“What was from the beginning, what we have heard, what we have seen with our eyes, what we looked upon and touched with our hands concerns the Word of life— for the life was made visible; we have seen it and testify to it and proclaim to you the eternal life that was with the Father and was made visible to us— what we have seen and heard we proclaim now to you, so that you too may have fellowship with us; for our fellowship is with the Father and with his Son, Jesus Christ. We are writing this so that our joy may be complete” (I John 1-4).
Just as the Fourth Gospel begins with a beautiful, poetic, meditation and statement of purpose, so too the First Letter of St. John also begins poetically. (Some scholars believe that this statement was actually the first draft of the opening verses of the Gospel.) The Gospel states as its purpose to bring the reader to faith in Jesus as God made human. The First Letter’s purpose is not quite so lofty. Put very simply, the evangelist simply wants to proclaim his own faith in the hopes that it will continue to gather others into the fold.

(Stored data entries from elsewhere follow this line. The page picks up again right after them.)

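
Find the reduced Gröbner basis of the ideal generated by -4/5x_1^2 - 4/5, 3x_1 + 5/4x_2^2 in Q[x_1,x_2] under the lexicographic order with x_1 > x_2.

f_1 = -4/5x_1^2 - 4/5, LT = x_1^2.
f_2 = 3x_1 + 5/4x_2^2, LT = x_1.

S(f_1,f_2): lcm = x_1^2. S = -5/12x_1x_2^2 + 1.
  leading term x_1x_2^2: subtract (-5/36x_2^2)·f_2 from -5/12x_1x_2^2 + 1 → 25/144x_2^4 + 1
  leading term x_2^4: no divisor's leading term divides it; move 25/144x_2^4 to the remainder.
  leading term 1: no divisor's leading term divides it; move 1 to the remainder.
  remainder 25/144x_2^4 + 1 ≠ 0; add g_3 = 25/144x_2^4 + 1 to the basis.

The other S-polynomials (S(f_1,g_3), S(f_2,g_3)) all reduce to 0 modulo the current basis, so we have a Gröbner basis.
Inter-reduce: drop elements whose leading term is divisible by another's, tail-reduce, and make monic.

G = {x_1 + 5/12x_2^2, x_2^4 + 144/25}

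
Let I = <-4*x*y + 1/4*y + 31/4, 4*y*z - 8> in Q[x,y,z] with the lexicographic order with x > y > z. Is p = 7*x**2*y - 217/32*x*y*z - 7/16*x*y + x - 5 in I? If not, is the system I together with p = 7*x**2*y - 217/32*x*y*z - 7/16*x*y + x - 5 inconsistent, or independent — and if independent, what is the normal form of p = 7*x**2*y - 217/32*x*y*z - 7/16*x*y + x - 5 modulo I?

First compute the reduced Gröbner basis of I by Buchberger's algorithm.
f_1 = -4*x*y + 1/4*y + 31/4, LT = x*y.
f_2 = 4*y*z - 8, LT = y*z.

S(f_1,f_2): lcm = x*y*z. S = 2*x - 1/16*y*z - 31/16*z.
  leading term x: no divisor's leading term divides it; move 2*x to the remainder.
  leading term y*z: subtract (-1/64)·f_2 from -1/16*y*z - 31/16*z → -31/16*z - 1/8
  leading term z: no divisor's leading term divides it; move -31/16*z to the remainder.
  leading term 1: no divisor's leading term divides it; move -1/8 to the remainder.
  remainder 2*x - 31/16*z - 1/8 ≠ 0; add h_3 = 2*x - 31/16*z - 1/8 to the basis.

The other S-polynomials (S(f_1,h_3), S(f_2,h_3)) all reduce to 0 modulo the current basis, so we have a Gröbner basis.
Inter-reduce: drop elements whose leading term is divisible by another's, tail-reduce, and make monic.
Reduced Gröbner basis: {x - 31/32*z - 1/16, y*z - 2}.
Label its elements g_1 = x - 31/32*z - 1/16, g_2 = y*z - 2.

Reduce p = 7*x**2*y - 217/32*x*y*z - 7/16*x*y + x - 5 modulo G:
  leading term x**2*y: subtract (7*x*y)·g_1 from 7*x**2*y - 217/32*x*y*z - 7/16*x*y + x - 5 → x - 5
  leading term x: subtract (1)·g_1 from x - 5 → 31/32*z - 79/16
  leading term z: no divisor's leading term divides it; move 31/32*z to the remainder.
  leading term 1: no divisor's leading term divides it; move -79/16 to the remainder.
  normal form = 31/32*z - 79/16.
The normal form is nonzero, so p ∉ I. Since p minus its normal form lies in I, I + (p) = I + (r) where r = 31/32*z - 79/16; decide whether this ideal is the whole ring.
Run Buchberger on G together with r (pairs among the g_i already reduce to 0 since G is a Gröbner basis):
g_1 = x - 31/32*z - 1/16, LT = x.
g_2 = y*z - 2, LT = y*z.
r = 31/32*z - 79/16, LT = z.

S(g_2,r): lcm = y*z. S = 158/31*y - 2.
  leading term y: no divisor's leading term divides it; move 158/31*y to the remainder.
  leading term 1: no divisor's leading term divides it; move -2 to the remainder.
  remainder 158/31*y - 2 ≠ 0; add m_4 = 158/31*y - 2 to the basis.

The other S-polynomials (S(g_1,g_2), S(g_1,r), S(g_1,m_4), S(g_2,m_4), S(r,m_4)) all reduce to 0 modulo the current basis, so we have a Gröbner basis.
Inter-reduce: drop elements whose leading term is divisible by another's, tail-reduce, and make monic.
Reduced Gröbner basis: {x - 5, y - 31/79, z - 158/31}.
The reduced Gröbner basis of I + (p) is {x - 5, y - 31/79, z - 158/31} ≠ {1}, a proper ideal, so the enlarged system stays consistent: p is independent of I, with normal form 31/32*z - 79/16.

7*x**2*y - 217/32*x*y*z - 7/16*x*y + x - 5 is independent of I; its normal form modulo I is 31/32*z - 79/16.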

There is more than a little confusion about the identity of the evangelist. There are a number of “Johns” who appear in the Gospels. Some of them have been conflated into one character. That character stands beneath the cross with the Blessed Mother, is the son of Zebedee, and the author of the fourth Gospel, three New Testament letters, and the Book of Revelation. Scripture scholars have advanced the theory that it is highly unlikely that one man fills all of these roles. Rather, they point to an unnamed disciple who appears no fewer than six times in the Gospel and is referred to as “the other disciple,” or “the disciple whom Jesus loved.”
Whether St. John the Evangelist was one of The Twelve or simply one of the seventy-two, we are indebted to him for the very clear statement that Jesus is God incarnate. The synoptic Gospels refer to Jesus as the Messiah, the Son of Man (an apocalyptic figure), the one about whom Moses and the prophets wrote, the one who is to come, and the Son of God. Scholars refer to these titles as “low Christology.” It is St. John the Evangelist who makes the unequivocal statement that Jesus is God in the flesh. “In the beginning was the Word, and the Word was with God, and the Word was God” (John 1:1).